Day 6: The political game-changer

1 April 2020
Lindiwe Sisulu with Mike Pompeo in New York, 2018
Lindiwe Sisulu, then South African Foreign Minister, meeting US Secretary of State Mike Pompeo on the margins of the United Nations General Assembly, in New York City, 2018

Many people have noticed that the Ramaphosa government has quite efficiently been rolling out water supplies to communities following the declaration of the Covid-19 State of Disaster.

Not only water supplies; provisions for emergency housing in the form of tents or other makeshift shelters as well as increased shelters for potential victims of domestic violence has also swiftly been deployed.

So many of us have been asking, if government was capable of doing this all along, why was this not done earlier?

The short answer is that government did not have the power to do so until now.
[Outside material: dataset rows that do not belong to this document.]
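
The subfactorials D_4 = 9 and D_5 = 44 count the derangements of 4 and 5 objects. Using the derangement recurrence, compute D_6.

265

D_6 = (6-1)·(D_5 + D_4) = 5·(44 + 9) = 5·53 = 265.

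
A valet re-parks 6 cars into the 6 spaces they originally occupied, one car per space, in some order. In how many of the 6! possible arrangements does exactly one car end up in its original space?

Choose which one of the 6 is fixed: C(6,1) = 6.
The other 5 form a derangement: !5 = 44.
Total: 6 × 44 = 264.

264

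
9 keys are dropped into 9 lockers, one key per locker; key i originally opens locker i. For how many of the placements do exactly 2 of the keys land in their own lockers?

66744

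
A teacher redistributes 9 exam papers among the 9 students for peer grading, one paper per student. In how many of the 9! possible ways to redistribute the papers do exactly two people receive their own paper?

66744

Pick the 2 fixed positions: C(9,2) = 36 ways.
The other 7 form a derangement: !7 = 1854.
Total: 36 × 1854 = 66744.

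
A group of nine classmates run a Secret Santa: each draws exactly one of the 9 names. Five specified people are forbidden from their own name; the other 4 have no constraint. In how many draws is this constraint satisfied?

205056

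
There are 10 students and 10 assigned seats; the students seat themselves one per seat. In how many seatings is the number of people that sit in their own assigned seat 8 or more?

Sum C(10,i)·!(10-i) for i = 8..10:
  i=8: C(10,8)·!2 = 45·1 = 45
  i=9: C(10,9)·!1 = 10·0 = 0
  i=10: C(10,10)·!0 = 1·1 = 1
Total = 46.

46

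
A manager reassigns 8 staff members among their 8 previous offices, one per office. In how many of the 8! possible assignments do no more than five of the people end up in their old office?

40291

# with exactly i fixed is C(8,i)·!(8-i); sum over i=0..5:
  i=0: C(8,0)·!8 = 1·14833 = 14833
  i=1: C(8,1)·!7 = 8·1854 = 14832
  i=2: C(8,2)·!6 = 28·265 = 7420
  i=3: C(8,3)·!5 = 56·44 = 2464
  i=4: C(8,4)·!4 = 70·9 = 630
  i=5: C(8,5)·!3 = 56·2 = 112
Total = 40291.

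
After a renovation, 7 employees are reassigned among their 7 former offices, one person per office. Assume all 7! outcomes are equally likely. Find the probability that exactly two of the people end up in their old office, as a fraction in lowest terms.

11/60

Favorable outcomes: C(7,2)·!5 = 21·44 = 924.
Total outcomes: 7! = 5040.
Probability = 924/5040 = 11/60.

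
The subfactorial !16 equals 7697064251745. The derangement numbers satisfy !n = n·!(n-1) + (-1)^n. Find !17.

!17 = 17·7697064251745 - 1 = 130850092279664.

130850092279664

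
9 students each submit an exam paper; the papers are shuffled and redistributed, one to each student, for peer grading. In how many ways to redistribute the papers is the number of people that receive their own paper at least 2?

95887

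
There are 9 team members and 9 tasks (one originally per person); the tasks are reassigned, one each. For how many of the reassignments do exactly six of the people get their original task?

168

Choose which 6 of the 9 are fixed: C(9,6) = 84.
The other 3 form a derangement: !3 = 2.
Total: 84 × 2 = 168.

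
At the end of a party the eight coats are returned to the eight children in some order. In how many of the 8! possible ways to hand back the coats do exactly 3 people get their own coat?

Choose which 3 of the 8 are fixed: C(8,3) = 56.
The other 5 form a derangement: !5 = 44.
Total: 56 × 44 = 2464.

2464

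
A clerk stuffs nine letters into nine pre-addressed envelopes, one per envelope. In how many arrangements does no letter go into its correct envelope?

133496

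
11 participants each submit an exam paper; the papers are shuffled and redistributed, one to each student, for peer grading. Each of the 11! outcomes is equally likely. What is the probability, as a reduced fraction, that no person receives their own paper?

1468457/3991680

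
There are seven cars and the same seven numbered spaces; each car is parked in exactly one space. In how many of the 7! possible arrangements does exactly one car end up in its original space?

Choose which one of the 7 is fixed: C(7,1) = 7.
The remaining 6 must be deranged: !6 = 265.
Total: 7 × 265 = 1855.

1855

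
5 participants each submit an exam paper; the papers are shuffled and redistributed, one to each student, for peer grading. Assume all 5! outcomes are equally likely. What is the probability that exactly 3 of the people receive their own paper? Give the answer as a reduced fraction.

1/12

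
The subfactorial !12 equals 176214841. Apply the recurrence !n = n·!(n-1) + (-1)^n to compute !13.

!13 = 13·176214841 - 1 = 2290792932.

2290792932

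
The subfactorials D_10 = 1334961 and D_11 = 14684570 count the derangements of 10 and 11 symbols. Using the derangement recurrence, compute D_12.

176214841

D_12 = (12-1)·(D_11 + D_10) = 11·(14684570 + 1334961) = 11·16019531 = 176214841.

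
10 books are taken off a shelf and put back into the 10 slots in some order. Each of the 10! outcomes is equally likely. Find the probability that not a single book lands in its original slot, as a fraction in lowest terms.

16481/44800

Favorable outcomes: !10 = 1334961.
Total outcomes: 10! = 3628800.
Probability = 1334961/3628800 = 16481/44800.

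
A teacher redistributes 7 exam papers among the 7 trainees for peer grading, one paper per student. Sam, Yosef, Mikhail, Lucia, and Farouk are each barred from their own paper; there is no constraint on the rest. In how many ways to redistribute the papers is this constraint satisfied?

2428

Inclusion-exclusion on the 5 forbidden self-matches:
Σ_{j=0}^{5} (-1)^j C(5,j)(7-j)!
= C(5,0)·7! - C(5,1)·6! + C(5,2)·5! - C(5,3)·4! + C(5,4)·3! - C(5,5)·2!
= 5040 - 3600 + 1200 - 240 + 30 - 2
= 2428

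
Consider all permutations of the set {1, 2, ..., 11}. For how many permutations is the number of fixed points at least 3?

# with exactly i fixed is C(11,i)·!(11-i); sum over i=3..11:
  i=3: C(11,3)·!8 = 165·14833 = 2447445
  i=4: C(11,4)·!7 = 330·1854 = 611820
  i=5: C(11,5)·!6 = 462·265 = 122430
  i=6: C(11,6)·!5 = 462·44 = 20328
  i=7: C(11,7)·!4 = 330·9 = 2970
  i=8: C(11,8)·!3 = 165·2 = 330
  i=9: C(11,9)·!2 = 55·1 = 55
  i=10: C(11,10)·!1 = 11·0 = 0
  i=11: C(11,11)·!0 = 1·1 = 1
Total = 3205379.

3205379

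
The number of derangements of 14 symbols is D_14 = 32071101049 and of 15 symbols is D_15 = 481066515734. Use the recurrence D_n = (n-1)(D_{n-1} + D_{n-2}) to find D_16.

7697064251745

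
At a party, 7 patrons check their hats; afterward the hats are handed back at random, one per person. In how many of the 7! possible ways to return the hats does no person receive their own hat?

!7 = 7! · Σ_{k=0}^{7} (-1)^k/k!
= 7! - 7!/1! + 7!/2! - 7!/3! + 7!/4! - 7!/5! + 7!/6! - 7!/7!
= 5040 - 5040 + 2520 - 840 + 210 - 42 + 7 - 1
= 1854

1854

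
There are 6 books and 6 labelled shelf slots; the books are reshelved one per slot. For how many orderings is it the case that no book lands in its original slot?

Use !n = n·!(n-1) + (-1)^n.
!6 = 6·44 + 1 = 265

265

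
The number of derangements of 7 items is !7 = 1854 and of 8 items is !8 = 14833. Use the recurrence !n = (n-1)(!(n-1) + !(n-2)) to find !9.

!9 = (9-1)·(!8 + !7) = 8·(14833 + 1854) = 8·16687 = 133496.

133496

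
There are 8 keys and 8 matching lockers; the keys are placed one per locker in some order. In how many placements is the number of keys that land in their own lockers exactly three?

2464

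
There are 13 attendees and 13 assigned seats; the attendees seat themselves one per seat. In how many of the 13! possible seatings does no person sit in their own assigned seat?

The subfactorial !13 = [13!/e] (nearest integer).
13! = 6227020800, and 6227020800/e ≈ 2290792932.07, so !13 = 2290792932.

2290792932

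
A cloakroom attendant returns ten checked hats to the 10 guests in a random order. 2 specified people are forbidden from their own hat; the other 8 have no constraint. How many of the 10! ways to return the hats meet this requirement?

Let A_j be the event that the j-th constrained one is fixed. By inclusion-exclusion over the 2 events:
Σ_{j=0}^{2} (-1)^j C(2,j)(10-j)!
= C(2,0)·10! - C(2,1)·9! + C(2,2)·8!
= 3628800 - 725760 + 40320
= 2943360

2943360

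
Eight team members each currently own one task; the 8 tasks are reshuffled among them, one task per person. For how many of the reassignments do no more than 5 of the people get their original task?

40291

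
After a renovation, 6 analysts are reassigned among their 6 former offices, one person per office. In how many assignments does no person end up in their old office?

265

!6 is the nearest integer to 6!/e.
6! = 720, and 720/e ≈ 264.87, so !6 = 265.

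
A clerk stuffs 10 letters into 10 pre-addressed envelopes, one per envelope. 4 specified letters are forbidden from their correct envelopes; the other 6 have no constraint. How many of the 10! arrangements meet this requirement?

2399760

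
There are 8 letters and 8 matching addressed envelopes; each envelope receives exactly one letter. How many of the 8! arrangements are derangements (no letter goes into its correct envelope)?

The subfactorial !8 = [8!/e] (nearest integer).
8! = 40320, and 40320/e ≈ 14832.90, so !8 = 14833.

14833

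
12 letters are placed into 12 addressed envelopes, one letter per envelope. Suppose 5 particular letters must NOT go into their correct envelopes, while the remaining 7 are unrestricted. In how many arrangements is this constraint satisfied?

312273360

Let A_j be the event that the j-th constrained one is fixed. By inclusion-exclusion over the 5 events:
Σ_{j=0}^{5} (-1)^j C(5,j)(12-j)!
= C(5,0)·12! - C(5,1)·11! + C(5,2)·10! - C(5,3)·9! + C(5,4)·8! - C(5,5)·7!
= 479001600 - 199584000 + 36288000 - 3628800 + 201600 - 5040
= 312273360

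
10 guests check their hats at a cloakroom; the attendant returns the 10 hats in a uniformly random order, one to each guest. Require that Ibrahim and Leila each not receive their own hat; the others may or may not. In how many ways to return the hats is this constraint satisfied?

Let A_j be the event that the j-th constrained one is fixed. By inclusion-exclusion over the 2 events:
Σ_{j=0}^{2} (-1)^j C(2,j)(10-j)!
= C(2,0)·10! - C(2,1)·9! + C(2,2)·8!
= 3628800 - 725760 + 40320
= 2943360

2943360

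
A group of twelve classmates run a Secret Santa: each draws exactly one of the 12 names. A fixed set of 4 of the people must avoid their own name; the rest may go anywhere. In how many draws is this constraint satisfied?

339696000

Let A_j be the event that the j-th constrained one is fixed. By inclusion-exclusion over the 4 events:
Σ_{j=0}^{4} (-1)^j C(4,j)(12-j)!
= C(4,0)·12! - C(4,1)·11! + C(4,2)·10! - C(4,3)·9! + C(4,4)·8!
= 479001600 - 159667200 + 21772800 - 1451520 + 40320
= 339696000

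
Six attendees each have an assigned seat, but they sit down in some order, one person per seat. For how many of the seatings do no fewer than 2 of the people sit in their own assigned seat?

# with exactly i fixed is C(6,i)·!(6-i); sum over i=2..6:
  i=2: C(6,2)·!4 = 15·9 = 135
  i=3: C(6,3)·!3 = 20·2 = 40
  i=4: C(6,4)·!2 = 15·1 = 15
  i=5: C(6,5)·!1 = 6·0 = 0
  i=6: C(6,6)·!0 = 1·1 = 1
Total = 191.

191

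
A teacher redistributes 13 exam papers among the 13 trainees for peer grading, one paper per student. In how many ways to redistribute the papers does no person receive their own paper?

Use !n = n·!(n-1) + (-1)^n.
!13 = 13·176214841 - 1 = 2290792932

2290792932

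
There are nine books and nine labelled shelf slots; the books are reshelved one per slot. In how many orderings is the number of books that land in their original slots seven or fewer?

Sum C(9,i)·!(9-i) for i = 0..7:
  i=0: C(9,0)·!9 = 1·133496 = 133496
  i=1: C(9,1)·!8 = 9·14833 = 133497
  i=2: C(9,2)·!7 = 36·1854 = 66744
  i=3: C(9,3)·!6 = 84·265 = 22260
  i=4: C(9,4)·!5 = 126·44 = 5544
  i=5: C(9,5)·!4 = 126·9 = 1134
  i=6: C(9,6)·!3 = 84·2 = 168
  i=7: C(9,7)·!2 = 36·1 = 36
Total = 362879.

362879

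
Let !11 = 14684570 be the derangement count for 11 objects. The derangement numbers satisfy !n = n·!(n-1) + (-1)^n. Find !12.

176214841

!12 = 12·14684570 + 1 = 176214841.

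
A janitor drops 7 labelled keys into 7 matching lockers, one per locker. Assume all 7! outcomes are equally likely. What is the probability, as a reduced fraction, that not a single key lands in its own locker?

103/280

Favorable outcomes: !7 = 1854.
Total outcomes: 7! = 5040.
Probability = 1854/5040 = 103/280.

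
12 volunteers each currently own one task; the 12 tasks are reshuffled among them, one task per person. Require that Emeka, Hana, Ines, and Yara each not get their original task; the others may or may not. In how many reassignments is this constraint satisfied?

339696000

Let A_j be the event that the j-th constrained one is fixed. By inclusion-exclusion over the 4 events:
Σ_{j=0}^{4} (-1)^j C(4,j)(12-j)!
= C(4,0)·12! - C(4,1)·11! + C(4,2)·10! - C(4,3)·9! + C(4,4)·8!
= 479001600 - 159667200 + 21772800 - 1451520 + 40320
= 339696000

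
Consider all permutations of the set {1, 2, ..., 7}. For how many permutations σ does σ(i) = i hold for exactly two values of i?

924

Choose which 2 of the 7 are fixed: C(7,2) = 21.
The other 5 form a derangement: !5 = 44.
Total: 21 × 44 = 924.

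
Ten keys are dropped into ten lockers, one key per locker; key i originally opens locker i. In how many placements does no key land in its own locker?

1334961

Recurrence: !10 = 9·(!9 + !8).
!10 = 9·(133496 + 14833) = 9·148329 = 1334961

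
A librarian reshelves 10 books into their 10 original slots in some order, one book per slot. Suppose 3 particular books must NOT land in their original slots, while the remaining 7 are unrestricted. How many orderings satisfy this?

Let A_j be the event that the j-th constrained one is fixed. By inclusion-exclusion over the 3 events:
Σ_{j=0}^{3} (-1)^j C(3,j)(10-j)!
= C(3,0)·10! - C(3,1)·9! + C(3,2)·8! - C(3,3)·7!
= 3628800 - 1088640 + 120960 - 5040
= 2656080

2656080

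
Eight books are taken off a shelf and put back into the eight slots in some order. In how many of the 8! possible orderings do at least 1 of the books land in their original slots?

# with exactly i fixed is C(8,i)·!(8-i); sum over i=1..8:
  i=1: C(8,1)·!7 = 8·1854 = 14832
  i=2: C(8,2)·!6 = 28·265 = 7420
  i=3: C(8,3)·!5 = 56·44 = 2464
  i=4: C(8,4)·!4 = 70·9 = 630
  i=5: C(8,5)·!3 = 56·2 = 112
  i=6: C(8,6)·!2 = 28·1 = 28
  i=7: C(8,7)·!1 = 8·0 = 0
  i=8: C(8,8)·!0 = 1·1 = 1
Total = 25487.

25487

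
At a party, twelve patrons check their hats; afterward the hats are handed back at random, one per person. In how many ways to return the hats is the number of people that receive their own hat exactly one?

176214840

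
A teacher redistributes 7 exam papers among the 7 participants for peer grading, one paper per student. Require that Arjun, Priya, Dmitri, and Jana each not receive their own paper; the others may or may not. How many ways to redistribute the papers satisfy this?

Inclusion-exclusion on the 4 forbidden self-matches:
Σ_{j=0}^{4} (-1)^j C(4,j)(7-j)!
= C(4,0)·7! - C(4,1)·6! + C(4,2)·5! - C(4,3)·4! + C(4,4)·3!
= 5040 - 2880 + 720 - 96 + 6
= 2790

2790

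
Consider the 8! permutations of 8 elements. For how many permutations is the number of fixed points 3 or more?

# with exactly i fixed is C(8,i)·!(8-i); sum over i=3..8:
  i=3: C(8,3)·!5 = 56·44 = 2464
  i=4: C(8,4)·!4 = 70·9 = 630
  i=5: C(8,5)·!3 = 56·2 = 112
  i=6: C(8,6)·!2 = 28·1 = 28
  i=7: C(8,7)·!1 = 8·0 = 0
  i=8: C(8,8)·!0 = 1·1 = 1
Total = 3235.

3235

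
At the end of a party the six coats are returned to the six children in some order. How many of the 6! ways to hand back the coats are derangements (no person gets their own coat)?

265

The subfactorial !6 = [6!/e] (nearest integer).
6! = 720, and 720/e ≈ 264.87, so !6 = 265.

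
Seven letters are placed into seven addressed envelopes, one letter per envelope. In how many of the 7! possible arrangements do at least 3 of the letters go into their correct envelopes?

407

# with exactly i fixed is C(7,i)·!(7-i); sum over i=3..7:
  i=3: C(7,3)·!4 = 35·9 = 315
  i=4: C(7,4)·!3 = 35·2 = 70
  i=5: C(7,5)·!2 = 21·1 = 21
  i=6: C(7,6)·!1 = 7·0 = 0
  i=7: C(7,7)·!0 = 1·1 = 1
Total = 407.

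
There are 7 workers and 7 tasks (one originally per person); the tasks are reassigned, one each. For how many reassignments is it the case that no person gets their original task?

!7 = 7! · Σ_{k=0}^{7} (-1)^k/k!
= 7! - 7!/1! + 7!/2! - 7!/3! + 7!/4! - 7!/5! + 7!/6! - 7!/7!
= 5040 - 5040 + 2520 - 840 + 210 - 42 + 7 - 1
= 1854

1854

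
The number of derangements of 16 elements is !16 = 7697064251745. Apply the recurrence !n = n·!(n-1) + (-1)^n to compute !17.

!17 = 17·7697064251745 - 1 = 130850092279664.

130850092279664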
Consider that housing, sanitation, water, electricity are the purview of provincial and/or local authorities. Allocations to these are made at a national level but implementation is not part of the national government's responsibility.

What has changed is that declaring a national State of Disaster empowers the national executive to have primary responsibility for measures needed to deal with that disaster. 

So Minister of Human Settlements, Water and Sanitation, Lindiwe Sisulu can directly provide rural areas and informal settlements with water tanks and standpipes. Ditto for water tanks and sanitizers in public spaces including taxi ranks, train and bus stations.

But here is the game-changer. Now that the masses know that this government is capable of delivery, the old excuses of "blame apartheid" or "there is not enough money" won't work anymore.

Next year's local government elections will put this to the test.